If you are a student or researcher who wants to learn more about the topics the Weems-Botts Museum is dedicated to, then you can visit to continue your research. You can hire an experienced writer from the essay writing site and ask him “write my research paper”. It’s a great way to get professional help and succeed in your research.
The Ordinary is an 18th-century two-story mansion with a façade of five bays. The front wall of the building is laid in an all-header bond using rusticated stone quoins at the corners. There is also a fine rusticated stone doorway that welcomes every visitor. Allegedly, the Ordinary is the only all-header bond construction left in Virginia.
The flat stone arches spanning the window openings feature superimposed keystones. The basement wall is made of a randomly ordered ashlar under a water table molded from stone. The building is crowned by an entirely molded wood cornice with modillions and a hipped roof with four interior end chimneys.

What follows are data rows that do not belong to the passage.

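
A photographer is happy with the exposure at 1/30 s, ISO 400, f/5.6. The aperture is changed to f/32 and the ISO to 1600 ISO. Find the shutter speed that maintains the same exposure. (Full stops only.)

Aperture: f/5.6 → f/8 → f/11 → f/16 → f/22 → f/32 — 5 stops smaller aperture (darker).
ISO: 400 → 800 → 1600 — 2 stops raised (brighter).
Net change so far: 3 stops darker. Offset with the shutter speed: 1/30 → 1/15 → 1/8 → 1/4.

1/4s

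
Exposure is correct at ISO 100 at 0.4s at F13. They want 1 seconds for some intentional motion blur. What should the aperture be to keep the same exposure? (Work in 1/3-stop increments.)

f/20

Shutter speed: 0.4 → 0.5 → 0.6 → 0.8 → 1 — 1 1/3 stops slower (brighter).
Need 1 1/3 stops darker from the aperture: f/13 → f/14 → f/16 → f/18 → f/20.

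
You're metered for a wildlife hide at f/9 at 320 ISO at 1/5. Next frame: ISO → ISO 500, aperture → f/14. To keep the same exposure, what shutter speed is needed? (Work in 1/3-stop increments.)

0.3 s

ISO: 320 → 400 → 500 — 2/3 stop raised (brighter).
Aperture: f/9 → f/10 → f/11 → f/13 → f/14 — 1 1/3 stops smaller aperture (darker).
Net change so far: 2/3 stop darker. Offset with the shutter speed: 1/5 → 1/4 → 0.3.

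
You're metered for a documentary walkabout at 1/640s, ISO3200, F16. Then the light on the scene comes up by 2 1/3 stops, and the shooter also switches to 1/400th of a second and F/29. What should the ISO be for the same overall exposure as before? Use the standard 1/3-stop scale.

ISO 1250

Scene light: 2 1/3 stops brighter.
Shutter speed: 1/640 → 1/500 → 1/400 — 2/3 stop longer (brighter).
Aperture: f/16 → f/18 → f/20 → f/22 → f/25 → f/29 — 1 2/3 stops stopped down (darker).
Net so far: 1 1/3 stops brighter. ISO: 3200 → 2500 → 2000 → 1600 → 1250.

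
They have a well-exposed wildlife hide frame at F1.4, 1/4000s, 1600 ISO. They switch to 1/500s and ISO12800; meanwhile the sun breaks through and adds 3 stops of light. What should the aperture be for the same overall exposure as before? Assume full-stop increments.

Scene light: 3 stops brighter.
Shutter speed: 1/4000 → 1/2000 → 1/1000 → 1/500 — 3 stops longer (brighter).
ISO: 1600 → 3200 → 6400 → 12800 — 3 stops higher (brighter).
Net so far: 9 stops brighter. Aperture: f/1.4 → f/2 → f/2.8 → f/4 → f/5.6 → f/8 → f/11 → f/16 → f/22 → f/32.

f/32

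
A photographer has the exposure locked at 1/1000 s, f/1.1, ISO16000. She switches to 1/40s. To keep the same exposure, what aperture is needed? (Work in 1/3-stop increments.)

f/5.6

Shutter speed: 1/1000 → 1/800 → 1/640 → 1/500 → 1/400 → 1/320 → 1/250 → 1/200 → 1/160 → 1/125 → 1/100 → 1/80 → 1/60 → 1/50 → 1/40 — 4 2/3 stops slower (brighter).
Need 4 2/3 stops darker from the aperture: f/1.1 → f/1.2 → f/1.4 → f/1.6 → f/1.8 → f/2 → f/2.2 → f/2.5 → f/2.8 → f/3.2 → f/3.5 → f/4 → f/4.5 → f/5 → f/5.6.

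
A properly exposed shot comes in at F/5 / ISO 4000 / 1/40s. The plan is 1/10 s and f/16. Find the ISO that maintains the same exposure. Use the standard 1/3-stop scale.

ISO 10000

Shutter speed: 1/40 → 1/30 → 1/25 → 1/20 → 1/15 → 1/13 → 1/10 — 2 stops longer (brighter).
Aperture: f/5 → f/5.6 → f/6.3 → f/7.1 → f/8 → f/9 → f/10 → f/11 → f/13 → f/14 → f/16 — 3 1/3 stops narrower (darker).
Net change so far: 1 1/3 stops darker. Offset with the ISO: 4000 → 5000 → 6400 → 8000 → 10000.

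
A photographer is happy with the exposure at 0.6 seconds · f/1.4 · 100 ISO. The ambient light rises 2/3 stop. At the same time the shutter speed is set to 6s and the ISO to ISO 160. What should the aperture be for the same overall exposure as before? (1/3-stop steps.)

f/7.1

Scene light: 2/3 stop brighter.
Shutter speed: 0.6 → 0.8 → 1 → 1.3 → 1.6 → 2 → 2.5 → 3.2 → 4 → 5 → 6 — 3 1/3 stops slower (brighter).
ISO: 100 → 125 → 160 — 2/3 stop higher (brighter).
Net so far: 4 2/3 stops brighter. Aperture: f/1.4 → f/1.6 → f/1.8 → f/2 → f/2.2 → f/2.5 → f/2.8 → f/3.2 → f/3.5 → f/4 → f/4.5 → f/5 → f/5.6 → f/6.3 → f/7.1.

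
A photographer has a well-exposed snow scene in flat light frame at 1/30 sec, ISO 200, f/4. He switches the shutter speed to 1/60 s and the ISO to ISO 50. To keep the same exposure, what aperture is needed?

f/1.4

Shutter speed: 1/30 → 1/60 — 1 stop faster (darker).
ISO: 200 → 100 → 50 — 2 stops dropped (darker).
Net change so far: 3 stops darker. Offset with the aperture: f/4 → f/2.8 → f/2 → f/1.4.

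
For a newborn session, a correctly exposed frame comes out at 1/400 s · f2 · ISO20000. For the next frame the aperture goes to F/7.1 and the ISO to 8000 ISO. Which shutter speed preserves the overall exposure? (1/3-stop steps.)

1/13s

Aperture: f/2 → f/2.2 → f/2.5 → f/2.8 → f/3.2 → f/3.5 → f/4 → f/4.5 → f/5 → f/5.6 → f/6.3 → f/7.1 — 3 2/3 stops stopped down (darker).
ISO: 20000 → 16000 → 12800 → 10000 → 8000 — 1 1/3 stops dropped (darker).
Net change so far: 5 stops darker. Offset with the shutter speed: 1/400 → 1/320 → 1/250 → 1/200 → 1/160 → 1/125 → 1/100 → 1/80 → 1/60 → 1/50 → 1/40 → 1/30 → 1/25 → 1/20 → 1/15 → 1/13.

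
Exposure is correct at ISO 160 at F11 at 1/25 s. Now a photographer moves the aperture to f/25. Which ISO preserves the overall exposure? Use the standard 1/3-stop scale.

ISO 800

Aperture: f/11 → f/13 → f/14 → f/16 → f/18 → f/20 → f/22 → f/25 — 2 1/3 stops smaller aperture (darker).
Need 2 1/3 stops brighter from the ISO: 160 → 200 → 250 → 320 → 400 → 500 → 640 → 800.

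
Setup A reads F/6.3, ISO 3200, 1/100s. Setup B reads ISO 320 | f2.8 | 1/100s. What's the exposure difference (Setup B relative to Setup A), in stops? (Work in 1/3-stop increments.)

Aperture: f/6.3 → f/5.6 → f/5 → f/4.5 → f/4 → f/3.5 → f/3.2 → f/2.8 — 2 1/3 stops wider (brighter).
Shutter speed: unchanged.
ISO: 3200 → 2500 → 2000 → 1600 → 1250 → 1000 → 800 → 640 → 500 → 400 → 320 — 3 1/3 stops lower (darker).
Net: +2 1/3 −3 1/3 = −1 stop.

1 stop darker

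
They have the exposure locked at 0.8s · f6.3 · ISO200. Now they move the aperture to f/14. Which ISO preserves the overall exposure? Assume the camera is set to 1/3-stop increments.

Aperture: f/6.3 → f/7.1 → f/8 → f/9 → f/10 → f/11 → f/13 → f/14 — 2 1/3 stops narrower (darker).
Need 2 1/3 stops brighter from the ISO: 200 → 250 → 320 → 400 → 500 → 640 → 800 → 1000.

ISO 1000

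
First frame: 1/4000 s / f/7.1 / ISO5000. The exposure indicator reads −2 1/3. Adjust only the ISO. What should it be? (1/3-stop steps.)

ISO 25600

Underexposed by 2 1/3 stops → need 2 1/3 stops brighter.
ISO: 5000 → 6400 → 8000 → 10000 → 12800 → 16000 → 20000 → 25600.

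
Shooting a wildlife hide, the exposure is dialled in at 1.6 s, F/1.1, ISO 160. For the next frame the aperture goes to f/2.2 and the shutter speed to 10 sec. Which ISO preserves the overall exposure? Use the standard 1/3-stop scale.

Aperture: f/1.1 → f/1.2 → f/1.4 → f/1.6 → f/1.8 → f/2 → f/2.2 — 2 stops narrower (darker).
Shutter speed: 1.6 → 2 → 2.5 → 3.2 → 4 → 5 → 6 → 8 → 10 — 2 2/3 stops slower (brighter).
Net change so far: 2/3 stop brighter. Offset with the ISO: 160 → 125 → 100.

ISO 100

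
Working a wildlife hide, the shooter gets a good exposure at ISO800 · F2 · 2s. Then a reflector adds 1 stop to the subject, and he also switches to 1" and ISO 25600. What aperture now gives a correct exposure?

f/11

Scene light: 1 stop brighter.
Shutter speed: 2 → 1 — 1 stop faster (darker).
ISO: 800 → 1600 → 3200 → 6400 → 12800 → 25600 — 5 stops raised (brighter).
Net so far: 5 stops brighter. Aperture: f/2 → f/2.8 → f/4 → f/5.6 → f/8 → f/11.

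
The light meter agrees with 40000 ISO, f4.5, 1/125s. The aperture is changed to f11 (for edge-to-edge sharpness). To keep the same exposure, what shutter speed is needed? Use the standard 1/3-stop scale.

1/20s

Aperture: f/4.5 → f/5 → f/5.6 → f/6.3 → f/7.1 → f/8 → f/9 → f/10 → f/11 — 2 2/3 stops stopped down (darker).
Need 2 2/3 stops brighter from the shutter speed: 1/125 → 1/100 → 1/80 → 1/60 → 1/50 → 1/40 → 1/30 → 1/25 → 1/20.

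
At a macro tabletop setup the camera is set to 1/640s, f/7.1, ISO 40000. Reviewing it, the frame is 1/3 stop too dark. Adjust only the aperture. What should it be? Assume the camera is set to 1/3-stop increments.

Underexposed by 1/3 stop → need 1/3 stop brighter.
Aperture: f/7.1 → f/6.3.

f/6.3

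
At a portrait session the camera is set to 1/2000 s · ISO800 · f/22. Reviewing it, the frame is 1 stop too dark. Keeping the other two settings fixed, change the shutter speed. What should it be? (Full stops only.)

1/1000s

Underexposed by 1 stop → need 1 stop brighter.
Shutter speed: 1/2000 → 1/1000.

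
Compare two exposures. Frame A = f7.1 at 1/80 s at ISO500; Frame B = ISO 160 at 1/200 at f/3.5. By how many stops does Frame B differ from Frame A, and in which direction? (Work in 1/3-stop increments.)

1 stop darker

Aperture: f/7.1 → f/6.3 → f/5.6 → f/5 → f/4.5 → f/4 → f/3.5 — 2 stops wider (brighter).
Shutter speed: 1/80 → 1/100 → 1/125 → 1/160 → 1/200 — 1 1/3 stops shorter (darker).
ISO: 500 → 400 → 320 → 250 → 200 → 160 — 1 2/3 stops lower (darker).
Net: +2 −1 1/3 −1 2/3 = −1 stop.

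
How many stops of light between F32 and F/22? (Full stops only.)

1 stop

f/32 → f/22 — count the steps: 1 stop.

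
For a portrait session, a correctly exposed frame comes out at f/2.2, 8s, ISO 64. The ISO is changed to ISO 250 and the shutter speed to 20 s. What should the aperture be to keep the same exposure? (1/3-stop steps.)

f/7.1

ISO: 64 → 80 → 100 → 125 → 160 → 200 → 250 — 2 stops higher (brighter).
Shutter speed: 8 → 10 → 13 → 15 → 20 — 1 1/3 stops longer (brighter).
Net change so far: 3 1/3 stops brighter. Offset with the aperture: f/2.2 → f/2.5 → f/2.8 → f/3.2 → f/3.5 → f/4 → f/4.5 → f/5 → f/5.6 → f/6.3 → f/7.1.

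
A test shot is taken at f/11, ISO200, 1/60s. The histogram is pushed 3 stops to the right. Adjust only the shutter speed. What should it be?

1/500s

Overexposed by 3 stops → need 3 stops darker.
Shutter speed: 1/60 → 1/125 → 1/250 → 1/500.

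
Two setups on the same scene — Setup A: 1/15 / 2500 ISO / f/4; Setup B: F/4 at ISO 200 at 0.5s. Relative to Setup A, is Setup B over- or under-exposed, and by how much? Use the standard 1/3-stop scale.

2/3 stop darker

Aperture: unchanged.
Shutter speed: 1/15 → 1/13 → 1/10 → 1/8 → 1/6 → 1/5 → 1/4 → 0.3 → 0.4 → 0.5 — 3 stops slower (brighter).
ISO: 2500 → 2000 → 1600 → 1250 → 1000 → 800 → 640 → 500 → 400 → 320 → 250 → 200 — 3 2/3 stops dropped (darker).
Net: +3 −3 2/3 = −2/3 stops.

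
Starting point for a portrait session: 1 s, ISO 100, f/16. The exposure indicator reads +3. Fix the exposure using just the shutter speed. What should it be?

Overexposed by 3 stops → need 3 stops darker.
Shutter speed: 1 → 1/2 → 1/4 → 1/8.

1/8s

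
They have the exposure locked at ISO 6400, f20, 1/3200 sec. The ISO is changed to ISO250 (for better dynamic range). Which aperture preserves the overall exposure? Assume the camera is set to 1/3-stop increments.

ISO: 6400 → 5000 → 4000 → 3200 → 2500 → 2000 → 1600 → 1250 → 1000 → 800 → 640 → 500 → 400 → 320 → 250 — 4 2/3 stops dropped (darker).
Need 4 2/3 stops brighter from the aperture: f/20 → f/18 → f/16 → f/14 → f/13 → f/11 → f/10 → f/9 → f/8 → f/7.1 → f/6.3 → f/5.6 → f/5 → f/4.5 → f/4.

f/4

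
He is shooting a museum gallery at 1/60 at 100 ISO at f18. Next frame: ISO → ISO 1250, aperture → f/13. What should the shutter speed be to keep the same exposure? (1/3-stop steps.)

1/1600s

ISO: 100 → 125 → 160 → 200 → 250 → 320 → 400 → 500 → 640 → 800 → 1000 → 1250 — 3 2/3 stops higher (brighter).
Aperture: f/18 → f/16 → f/14 → f/13 — 1 stop larger aperture (brighter).
Net change so far: 4 2/3 stops brighter. Offset with the shutter speed: 1/60 → 1/80 → 1/100 → 1/125 → 1/160 → 1/200 → 1/250 → 1/320 → 1/400 → 1/500 → 1/640 → 1/800 → 1/1000 → 1/1250 → 1/1600.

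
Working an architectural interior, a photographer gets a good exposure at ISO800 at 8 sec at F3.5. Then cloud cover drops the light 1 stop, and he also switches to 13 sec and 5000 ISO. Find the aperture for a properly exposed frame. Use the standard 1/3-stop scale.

Scene light: 1 stop darker.
Shutter speed: 8 → 10 → 13 — 2/3 stop slower (brighter).
ISO: 800 → 1000 → 1250 → 1600 → 2000 → 2500 → 3200 → 4000 → 5000 — 2 2/3 stops raised (brighter).
Net so far: 2 1/3 stops brighter. Aperture: f/3.5 → f/4 → f/4.5 → f/5 → f/5.6 → f/6.3 → f/7.1 → f/8.

f/8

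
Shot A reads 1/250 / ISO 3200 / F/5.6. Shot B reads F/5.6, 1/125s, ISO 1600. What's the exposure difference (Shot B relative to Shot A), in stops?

Aperture: unchanged.
Shutter speed: 1/250 → 1/125 — 1 stop longer (brighter).
ISO: 3200 → 1600 — 1 stop lower (darker).
Net: +1 −1 = 0 stops.

same exposure (0 stops)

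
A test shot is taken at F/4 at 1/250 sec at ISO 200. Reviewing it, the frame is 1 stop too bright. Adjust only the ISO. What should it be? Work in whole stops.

Overexposed by 1 stop → need 1 stop darker.
ISO: 200 → 100.

ISO 100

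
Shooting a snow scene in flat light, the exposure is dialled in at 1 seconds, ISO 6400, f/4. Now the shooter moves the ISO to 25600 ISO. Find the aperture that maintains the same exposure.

ISO: 6400 → 12800 → 25600 — 2 stops higher (brighter).
Need 2 stops darker from the aperture: f/4 → f/5.6 → f/8.

f/8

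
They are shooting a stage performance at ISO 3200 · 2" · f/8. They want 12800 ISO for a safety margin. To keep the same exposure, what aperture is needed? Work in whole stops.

ISO: 3200 → 6400 → 12800 — 2 stops higher (brighter).
Need 2 stops darker from the aperture: f/8 → f/11 → f/16.

f/16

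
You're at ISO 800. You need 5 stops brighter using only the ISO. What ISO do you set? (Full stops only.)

ISO: 800 → 1600 → 3200 → 6400 → 12800 → 25600 — 5 stops raised (brighter).

ISO 25600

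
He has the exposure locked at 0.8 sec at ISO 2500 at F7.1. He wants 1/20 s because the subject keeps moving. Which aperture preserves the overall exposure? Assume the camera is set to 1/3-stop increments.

Shutter speed: 0.8 → 0.6 → 0.5 → 0.4 → 0.3 → 1/4 → 1/5 → 1/6 → 1/8 → 1/10 → 1/13 → 1/15 → 1/20 — 4 stops shorter (darker).
Need 4 stops brighter from the aperture: f/7.1 → f/6.3 → f/5.6 → f/5 → f/4.5 → f/4 → f/3.5 → f/3.2 → f/2.8 → f/2.5 → f/2.2 → f/2 → f/1.8.

f/1.8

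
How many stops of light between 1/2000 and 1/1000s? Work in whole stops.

1/2000 → 1/1000 — count the steps: 1 stop.

1 stop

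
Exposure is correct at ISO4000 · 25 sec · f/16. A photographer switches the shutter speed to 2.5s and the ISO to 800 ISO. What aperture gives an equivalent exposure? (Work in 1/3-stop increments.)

Shutter speed: 25 → 20 → 15 → 13 → 10 → 8 → 6 → 5 → 4 → 3.2 → 2.5 — 3 1/3 stops faster (darker).
ISO: 4000 → 3200 → 2500 → 2000 → 1600 → 1250 → 1000 → 800 — 2 1/3 stops lower (darker).
Net change so far: 5 2/3 stops darker. Offset with the aperture: f/16 → f/14 → f/13 → f/11 → f/10 → f/9 → f/8 → f/7.1 → f/6.3 → f/5.6 → f/5 → f/4.5 → f/4 → f/3.5 → f/3.2 → f/2.8 → f/2.5 → f/2.2.

f/2.2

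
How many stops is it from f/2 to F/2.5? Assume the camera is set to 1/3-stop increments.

2/3 stop

f/2 → f/2.2 → f/2.5 — count the steps: 2 third-stops = 2/3 stop.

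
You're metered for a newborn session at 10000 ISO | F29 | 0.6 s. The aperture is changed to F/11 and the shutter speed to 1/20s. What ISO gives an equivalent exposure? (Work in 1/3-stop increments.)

ISO 20000

Aperture: f/29 → f/25 → f/22 → f/20 → f/18 → f/16 → f/14 → f/13 → f/11 — 2 2/3 stops opened up (brighter).
Shutter speed: 0.6 → 0.5 → 0.4 → 0.3 → 1/4 → 1/5 → 1/6 → 1/8 → 1/10 → 1/13 → 1/15 → 1/20 — 3 2/3 stops faster (darker).
Net change so far: 1 stop darker. Offset with the ISO: 10000 → 12800 → 16000 → 20000.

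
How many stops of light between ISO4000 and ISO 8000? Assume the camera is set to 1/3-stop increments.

1 stop

4000 → 5000 → 6400 → 8000 — count the steps: 3 third-stops = 1 stop.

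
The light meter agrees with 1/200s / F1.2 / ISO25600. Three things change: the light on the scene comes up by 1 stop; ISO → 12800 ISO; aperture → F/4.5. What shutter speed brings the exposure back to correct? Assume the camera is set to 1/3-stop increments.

Scene light: 1 stop brighter.
ISO: 25600 → 20000 → 16000 → 12800 — 1 stop lower (darker).
Aperture: f/1.2 → f/1.4 → f/1.6 → f/1.8 → f/2 → f/2.2 → f/2.5 → f/2.8 → f/3.2 → f/3.5 → f/4 → f/4.5 — 3 2/3 stops stopped down (darker).
Net so far: 3 2/3 stops darker. Shutter speed: 1/200 → 1/160 → 1/125 → 1/100 → 1/80 → 1/60 → 1/50 → 1/40 → 1/30 → 1/25 → 1/20 → 1/15.

1/15s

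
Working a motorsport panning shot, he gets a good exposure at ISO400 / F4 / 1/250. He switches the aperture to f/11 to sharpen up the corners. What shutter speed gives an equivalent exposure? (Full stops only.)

1/30s

Aperture: f/4 → f/5.6 → f/8 → f/11 — 3 stops narrower (darker).
Need 3 stops brighter from the shutter speed: 1/250 → 1/125 → 1/60 → 1/30.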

The date of construction and the builder of the Ordinary are both unknown. Some experts say that it was built around 1765 by James Wren. One of Wren’s most famous works, the Christ Church in Alexandria, has many similar stylistic elements to the Ordinary. On the other hand, the Ordinary could be connected to William Buckland and Annapolis houses.
Even during colonial times, the building was known as the Williams Ordinary. Over the years, it was known under the names Love’s Tavern, the Stage Coach Inn, and so on. It was also used as Confederate Headquarters during the blockade of D.C. along the Potomac River which happened during the Civil War. Nowadays, it is being restored and serves as a private residence.